The Achilles Therapeutics platform identifies the most potent T-cell antigens
Achilles Therapeutics plc says its newly developed AI application, trained with proprietary real-world data, outperformed current AI and non-AI methods for prediction of neoantigen immunogenicity in a recent analysis, enabling the identification of the most efficacious clonal neoantigens for existing cancer therapies. personalized.
Further details of the company’s AI-powered PELEUS bioinformatics platform are expected to be presented at an upcoming scientific meeting.
Of the large number of neoantigens initially identified in patient tumors, only a minority will elicit a T-cell response that is of clinical benefit. Achilles says it has developed an AI tool to enable the prospective identification of the most potent neoantigens. Newly trained and validated PELEUS neoantigen immunogenicity rating module with data from over 10,000 neoantigens from in-silico identification through extension and characterization of actual T cell clones.
With this new tool, the PELEUS platform can accurately predict which neoantigens are most likely to elicit a robust T-cell response, supporting the potential implementation of the platform into ongoing TIL-based clinical programs in advanced non-small cell lung cancer (NSCLC). and melanoma, and other modalities including clonal neoantigen cancer vaccines.
Personalized neoantigen approach
“We believe our “Target-to-T Cell” approach will be fundamental to unlocking the precision therapy potential of moving from our own T-cell approach with TIL-based neoantigen-reactive clonal T cells (cNeT) to a personalized neoantigen approach. We believe the key to accurate predictions, and thus the best neoantigens and related products, is to train your AI system on the highest quality data sets,” said Sergio Quezada, chief scientific officer of Achilles Therapeutics.
“The advantage of our patent-protected PELEUS platform in predicting clinically relevant clonal neoantigens with this new AI module has transformational potential, as a focus on the most potent antigens will drive long-term durable responses with multiple precision treatment modalities.”
Analysis conducted by the Bioinformatics & Data Science Team at Achilles shows that the PELEUS platform provides significantly improved rating performance when compared to currently used methods as measured by “Receiver Operating Characteristic Area Under the Curve” (ROC AUC). ROC AUC evaluates the performance of machine learning models to predict in vivo confirmed neoantigens.

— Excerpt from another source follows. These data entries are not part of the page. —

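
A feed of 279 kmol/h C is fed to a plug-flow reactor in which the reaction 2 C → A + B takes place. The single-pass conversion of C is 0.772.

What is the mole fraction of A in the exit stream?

C reacted = 0.772 × 279 = 215.4 kmol/h; ν_C = −2, so ξ = 215.4/2 = 107.7 kmol/h.
Outlet amounts (n = n₀ + ν ξ):
  C: 279 − 2(107.7) = 63.61
  A: 0 + 1(107.7) = 107.7
  B: 0 + 1(107.7) = 107.7
Total out = 279 kmol/h; y_A = 107.7 / 279 = 0.386.

0.386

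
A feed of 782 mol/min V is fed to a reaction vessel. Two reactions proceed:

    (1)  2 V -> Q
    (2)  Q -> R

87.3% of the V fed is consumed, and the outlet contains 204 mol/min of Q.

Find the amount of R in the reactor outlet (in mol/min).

137 mol/min

Conversion of V: V consumed = 2ξ₁ = 0.873 × 782 → ξ₁ = 341.3 mol/min.
Q balance: n_Q = 0 + 1ξ₁ − 1ξ₂ = 204 → ξ₂ = (1·341.3 − 204)/1 = 137.3 mol/min.
Outlet amounts (n = n₀ + Σ ν·ξ):
  V: 782 − 2(341.3) = 99.31
  Q: 0 + 1(341.3) − 1(137.3) = 204
  R: 0 + 1(137.3) = 137.3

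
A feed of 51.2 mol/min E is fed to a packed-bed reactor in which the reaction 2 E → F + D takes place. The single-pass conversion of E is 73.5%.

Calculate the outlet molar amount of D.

18.8 mol/min

E reacted = 0.735 × 51.2 = 37.63 mol/min; ν_E = −2, so ξ = 37.63/2 = 18.82 mol/min.
Outlet amounts (n = n₀ + ν ξ):
  E: 51.2 − 2(18.82) = 13.57
  F: 0 + 1(18.82) = 18.82
  D: 0 + 1(18.82) = 18.82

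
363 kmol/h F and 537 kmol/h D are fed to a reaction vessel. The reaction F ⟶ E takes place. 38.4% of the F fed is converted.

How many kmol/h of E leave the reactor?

139 kmol/h

F reacted = 0.384 × 363 = 139.4 kmol/h; ν_F = −1, so ξ = 139.4/1 = 139.4 kmol/h.
Outlet amounts (n = n₀ + ν ξ):
  F: 363 − 1(139.4) = 223.6
  E: 0 + 1(139.4) = 139.4
  D: 537 (inert)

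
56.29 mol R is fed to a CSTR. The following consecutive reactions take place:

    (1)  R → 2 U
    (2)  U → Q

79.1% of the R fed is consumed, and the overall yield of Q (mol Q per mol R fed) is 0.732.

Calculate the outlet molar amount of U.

47.8 mol

Conversion of R: R consumed = 1ξ₁ = 0.791 × 56.29 → ξ₁ = 44.53 mol.
Yield of Q: 1ξ₂ / 56.29 = 0.732 → ξ₂ = 41.2 mol.
Outlet amounts (n = n₀ + Σ ν·ξ):
  R: 56.29 − 1(44.53) = 11.76
  U: 0 + 2(44.53) − 1(41.2) = 47.85
  Q: 0 + 1(41.2) = 41.2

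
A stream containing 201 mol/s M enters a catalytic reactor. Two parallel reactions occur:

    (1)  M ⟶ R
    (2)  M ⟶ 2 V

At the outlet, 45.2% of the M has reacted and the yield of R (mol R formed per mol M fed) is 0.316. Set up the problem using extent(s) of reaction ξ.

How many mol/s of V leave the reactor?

Yield of R: 1ξ₁ / 201 = 0.316 → ξ₁ = 63.52 mol/s.
Conversion of M: 1ξ₁ + 1ξ₂ = 0.452 × 201 = 90.85 → ξ₂ = 27.34 mol/s.
Outlet amounts (n = n₀ + Σ ν·ξ):
  M: 201 − 1(63.52) − 1(27.34) = 110.1
  R: 0 + 1(63.52) = 63.52
  V: 0 + 2(27.34) = 54.67

54.7 mol/s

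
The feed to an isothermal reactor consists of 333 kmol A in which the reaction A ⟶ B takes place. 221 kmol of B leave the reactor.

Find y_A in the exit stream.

0.336

For B: n = n₀ + 1ξ → 221 = 0 + 1ξ, giving ξ = 221 kmol.
Outlet amounts (n = n₀ + ν ξ):
  A: 333 − 1(221) = 112
  B: 0 + 1(221) = 221
Total out = 333 kmol; y_A = 112 / 333 = 0.3363.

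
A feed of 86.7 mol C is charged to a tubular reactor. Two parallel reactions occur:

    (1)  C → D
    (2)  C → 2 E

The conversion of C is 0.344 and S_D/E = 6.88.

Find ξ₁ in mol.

Conversion of C: C consumed = 0.344 × 86.7 = 29.82 mol = 1ξ₁ + 1ξ₂.
Selectivity: 1ξ₁ / (2ξ₂) = 6.88 → ξ₁ = 13.76 ξ₂.
Substitute: (1·13.76 + 1) ξ₂ = 29.82 → ξ₂ = 2.021 mol, ξ₁ = 27.8 mol.
Outlet amounts (n = n₀ + Σ ν·ξ):
  C: 86.7 − 1(27.8) − 1(2.021) = 56.88
  D: 0 + 1(27.8) = 27.8
  E: 0 + 2(2.021) = 4.041

ξ₁ = 27.8 mol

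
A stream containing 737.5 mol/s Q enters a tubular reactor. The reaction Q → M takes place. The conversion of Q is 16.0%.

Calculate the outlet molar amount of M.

Q reacted = 0.16 × 737.5 = 118 mol/s; ν_Q = −1, so ξ = 118/1 = 118 mol/s.
Outlet amounts (n = n₀ + ν ξ):
  Q: 737.5 − 1(118) = 619.5
  M: 0 + 1(118) = 118

118 mol/s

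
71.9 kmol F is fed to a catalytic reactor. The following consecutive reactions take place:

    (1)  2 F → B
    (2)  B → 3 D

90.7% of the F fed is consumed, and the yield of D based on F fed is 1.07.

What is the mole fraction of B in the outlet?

Conversion of F: F consumed = 2ξ₁ = 0.907 × 71.9 → ξ₁ = 32.61 kmol.
Yield of D: 3ξ₂ / 71.9 = 1.07 → ξ₂ = 25.64 kmol.
Outlet amounts (n = n₀ + Σ ν·ξ):
  F: 71.9 − 2(32.61) = 6.687
  B: 0 + 1(32.61) − 1(25.64) = 6.962
  D: 0 + 3(25.64) = 76.93
Total out = 90.58 kmol; y_B = 6.962 / 90.58 = 0.07686.

0.0769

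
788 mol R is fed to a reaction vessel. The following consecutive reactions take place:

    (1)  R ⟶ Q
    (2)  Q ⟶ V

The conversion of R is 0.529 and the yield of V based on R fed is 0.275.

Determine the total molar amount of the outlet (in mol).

788 mol

Conversion of R: R consumed = 1ξ₁ = 0.529 × 788 → ξ₁ = 416.9 mol.
Yield of V: 1ξ₂ / 788 = 0.275 → ξ₂ = 216.7 mol.
Outlet amounts (n = n₀ + Σ ν·ξ):
  R: 788 − 1(416.9) = 371.1
  Q: 0 + 1(416.9) − 1(216.7) = 200.2
  V: 0 + 1(216.7) = 216.7
Total out = 371.1 + 200.2 + 216.7 = 788 mol.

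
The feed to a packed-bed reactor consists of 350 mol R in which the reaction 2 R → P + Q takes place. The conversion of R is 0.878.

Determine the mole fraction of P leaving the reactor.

0.439

R reacted = 0.878 × 350 = 307.3 mol; ν_R = −2, so ξ = 307.3/2 = 153.7 mol.
Outlet amounts (n = n₀ + ν ξ):
  R: 350 − 2(153.7) = 42.7
  P: 0 + 1(153.7) = 153.7
  Q: 0 + 1(153.7) = 153.7
Total out = 350 mol; y_P = 153.7 / 350 = 0.439.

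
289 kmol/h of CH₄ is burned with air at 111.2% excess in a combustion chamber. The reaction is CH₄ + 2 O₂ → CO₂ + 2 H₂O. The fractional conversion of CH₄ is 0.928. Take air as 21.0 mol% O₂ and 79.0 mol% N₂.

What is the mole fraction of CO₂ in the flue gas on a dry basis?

0.0482

Stoichiometric O₂ = 2 × 289 = 578 kmol/h; O₂ fed = 578 × 2.112 = 1221 kmol/h.
N₂ fed = 1221 × 79/21 = 4592 kmol/h.
Fuel reacted = 0.928 × 289 → ξ = 268.2 kmol/h.
Outlet (n = n₀ + ν ξ):
  CH₄: 289 − 1(268.2) = 20.81
  O₂: 1221 − 2(268.2) = 684.4
  N₂: 4592 (inert)
  CO₂: 0 + 1(268.2) = 268.2
  H₂O: 0 + 2(268.2) = 536.4
Dry total = 5566 kmol/h; y_CO₂ (dry) = 268.2 / 5566 = 0.04819.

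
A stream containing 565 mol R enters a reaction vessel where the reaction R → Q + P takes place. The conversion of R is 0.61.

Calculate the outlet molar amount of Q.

345 mol

R reacted = 0.61 × 565 = 344.6 mol; ν_R = −1, so ξ = 344.6/1 = 344.6 mol.
Outlet amounts (n = n₀ + ν ξ):
  R: 565 − 1(344.6) = 220.4
  Q: 0 + 1(344.6) = 344.6
  P: 0 + 1(344.6) = 344.6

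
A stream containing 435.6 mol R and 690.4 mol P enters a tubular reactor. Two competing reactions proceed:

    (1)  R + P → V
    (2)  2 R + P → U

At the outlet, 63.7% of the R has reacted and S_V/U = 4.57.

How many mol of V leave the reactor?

Conversion of R: R consumed = 0.637 × 435.6 = 277.5 mol = 1ξ₁ + 2ξ₂.
Selectivity: 1ξ₁ / (1ξ₂) = 4.57 → ξ₁ = 4.57 ξ₂.
Substitute: (1·4.57 + 2) ξ₂ = 277.5 → ξ₂ = 42.23 mol, ξ₁ = 193 mol.
Outlet amounts (n = n₀ + Σ ν·ξ):
  R: 435.6 − 1(193) − 2(42.23) = 158.1
  P: 690.4 − 1(193) − 1(42.23) = 455.2
  V: 0 + 1(193) = 193
  U: 0 + 1(42.23) = 42.23

193 mol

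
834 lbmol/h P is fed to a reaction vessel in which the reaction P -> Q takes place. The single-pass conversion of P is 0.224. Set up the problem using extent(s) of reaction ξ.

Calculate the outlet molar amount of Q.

P reacted = 0.224 × 834 = 186.8 lbmol/h; ν_P = −1, so ξ = 186.8/1 = 186.8 lbmol/h.
Outlet amounts (n = n₀ + ν ξ):
  P: 834 − 1(186.8) = 647.2
  Q: 0 + 1(186.8) = 186.8

187 lbmol/h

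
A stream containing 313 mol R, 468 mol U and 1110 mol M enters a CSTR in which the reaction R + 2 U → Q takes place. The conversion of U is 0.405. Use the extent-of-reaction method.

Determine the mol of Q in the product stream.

94.8 mol

U reacted = 0.405 × 468 = 189.5 mol; ν_U = −2, so ξ = 189.5/2 = 94.77 mol.
Outlet amounts (n = n₀ + ν ξ):
  R: 313 − 1(94.77) = 218.2
  U: 468 − 2(94.77) = 278.5
  Q: 0 + 1(94.77) = 94.77
  M: 1110 (inert)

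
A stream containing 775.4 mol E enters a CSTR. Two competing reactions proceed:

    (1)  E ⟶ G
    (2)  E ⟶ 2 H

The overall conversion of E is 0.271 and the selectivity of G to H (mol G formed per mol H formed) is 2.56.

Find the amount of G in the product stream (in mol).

Conversion of E: E consumed = 0.271 × 775.4 = 210.1 mol = 1ξ₁ + 1ξ₂.
Selectivity: 1ξ₁ / (2ξ₂) = 2.56 → ξ₁ = 5.12 ξ₂.
Substitute: (1·5.12 + 1) ξ₂ = 210.1 → ξ₂ = 34.34 mol, ξ₁ = 175.8 mol.
Outlet amounts (n = n₀ + Σ ν·ξ):
  E: 775.4 − 1(175.8) − 1(34.34) = 565.3
  G: 0 + 1(175.8) = 175.8
  H: 0 + 2(34.34) = 68.67

176 mol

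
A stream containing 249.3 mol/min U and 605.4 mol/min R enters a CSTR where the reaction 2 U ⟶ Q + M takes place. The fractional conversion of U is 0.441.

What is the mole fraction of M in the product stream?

0.0643

U reacted = 0.441 × 249.3 = 109.9 mol/min; ν_U = −2, so ξ = 109.9/2 = 54.97 mol/min.
Outlet amounts (n = n₀ + ν ξ):
  U: 249.3 − 2(54.97) = 139.4
  Q: 0 + 1(54.97) = 54.97
  M: 0 + 1(54.97) = 54.97
  R: 605.4 (inert)
Total out = 854.7 mol/min; y_M = 54.97 / 854.7 = 0.06432.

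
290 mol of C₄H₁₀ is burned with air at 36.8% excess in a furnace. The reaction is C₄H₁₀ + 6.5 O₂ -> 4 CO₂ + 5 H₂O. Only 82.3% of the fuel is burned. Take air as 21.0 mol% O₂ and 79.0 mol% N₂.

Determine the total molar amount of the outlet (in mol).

12900 mol

Stoichiometric O₂ = 6.5 × 290 = 1885 mol; O₂ fed = 1885 × 1.368 = 2579 mol.
N₂ fed = 2579 × 79/21 = 9701 mol.
Fuel reacted = 0.823 × 290 → ξ = 238.7 mol.
Outlet (n = n₀ + ν ξ):
  C₄H₁₀: 290 − 1(238.7) = 51.33
  O₂: 2579 − 6.5(238.7) = 1027
  N₂: 9701 (inert)
  CO₂: 0 + 4(238.7) = 954.7
  H₂O: 0 + 5(238.7) = 1193
Total out = 51.33 + 1027 + 9701 + 954.7 + 1193 = 12930 mol.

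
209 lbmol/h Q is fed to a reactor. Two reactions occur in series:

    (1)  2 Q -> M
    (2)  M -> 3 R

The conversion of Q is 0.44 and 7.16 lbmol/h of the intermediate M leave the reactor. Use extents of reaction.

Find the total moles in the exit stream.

Conversion of Q: Q consumed = 2ξ₁ = 0.44 × 209 → ξ₁ = 45.98 lbmol/h.
M balance: n_M = 0 + 1ξ₁ − 1ξ₂ = 7.16 → ξ₂ = (1·45.98 − 7.16)/1 = 38.82 lbmol/h.
Outlet amounts (n = n₀ + Σ ν·ξ):
  Q: 209 − 2(45.98) = 117
  M: 0 + 1(45.98) − 1(38.82) = 7.16
  R: 0 + 3(38.82) = 116.5
Total out = 117 + 7.16 + 116.5 = 240.7 lbmol/h.

241 lbmol/h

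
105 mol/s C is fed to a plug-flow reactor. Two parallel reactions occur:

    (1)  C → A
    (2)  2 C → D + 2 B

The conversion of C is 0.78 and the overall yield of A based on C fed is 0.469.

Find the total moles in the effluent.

121 mol/s

Yield of A: 1ξ₁ / 105 = 0.469 → ξ₁ = 49.24 mol/s.
Conversion of C: 1ξ₁ + 2ξ₂ = 0.78 × 105 = 81.9 → ξ₂ = 16.33 mol/s.
Outlet amounts (n = n₀ + Σ ν·ξ):
  C: 105 − 1(49.24) − 2(16.33) = 23.1
  A: 0 + 1(49.24) = 49.24
  D: 0 + 1(16.33) = 16.33
  B: 0 + 2(16.33) = 32.66
Total out = 23.1 + 49.24 + 16.33 + 32.66 = 121.3 mol/s.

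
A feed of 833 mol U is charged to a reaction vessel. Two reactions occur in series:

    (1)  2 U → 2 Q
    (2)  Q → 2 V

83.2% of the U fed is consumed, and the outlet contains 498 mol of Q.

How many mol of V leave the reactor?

Conversion of U: U consumed = 2ξ₁ = 0.832 × 833 → ξ₁ = 346.5 mol.
Q balance: n_Q = 0 + 2ξ₁ − 1ξ₂ = 498 → ξ₂ = (2·346.5 − 498)/1 = 195.1 mol.
Outlet amounts (n = n₀ + Σ ν·ξ):
  U: 833 − 2(346.5) = 139.9
  Q: 0 + 2(346.5) − 1(195.1) = 498
  V: 0 + 2(195.1) = 390.1

390 mol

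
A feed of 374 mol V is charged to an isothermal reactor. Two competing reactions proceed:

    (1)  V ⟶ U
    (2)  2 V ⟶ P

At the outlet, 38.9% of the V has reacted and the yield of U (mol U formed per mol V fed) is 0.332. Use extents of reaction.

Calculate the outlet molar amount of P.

10.7 mol

Yield of U: 1ξ₁ / 374 = 0.332 → ξ₁ = 124.2 mol.
Conversion of V: 1ξ₁ + 2ξ₂ = 0.389 × 374 = 145.5 → ξ₂ = 10.66 mol.
Outlet amounts (n = n₀ + Σ ν·ξ):
  V: 374 − 1(124.2) − 2(10.66) = 228.5
  U: 0 + 1(124.2) = 124.2
  P: 0 + 1(10.66) = 10.66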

The PELEUS AI immunogenicity rating tool was developed and trained using proprietary real-world data from patient material from the Achilles Material Acquisition Program (MAP), the ongoing CHIRON trial in patients with advanced NSCLC, and the THETIS trial in patients with recurrent or metastatic melanoma. AI methods are currently trained on publicly available data from sources such as the Immune Epitope Database (IEDB), a freely available resource funded by the National Institute of Allergy and Infectious Disease (NIAID).
Late last year, Achilles was awarded a US patent for the treatment of patients with immunotherapies, including vaccines, antibodies, and an autologous T-cell therapy approach, targeting clonal neoantigens identified using the Achilles Clonality Engine (ACE).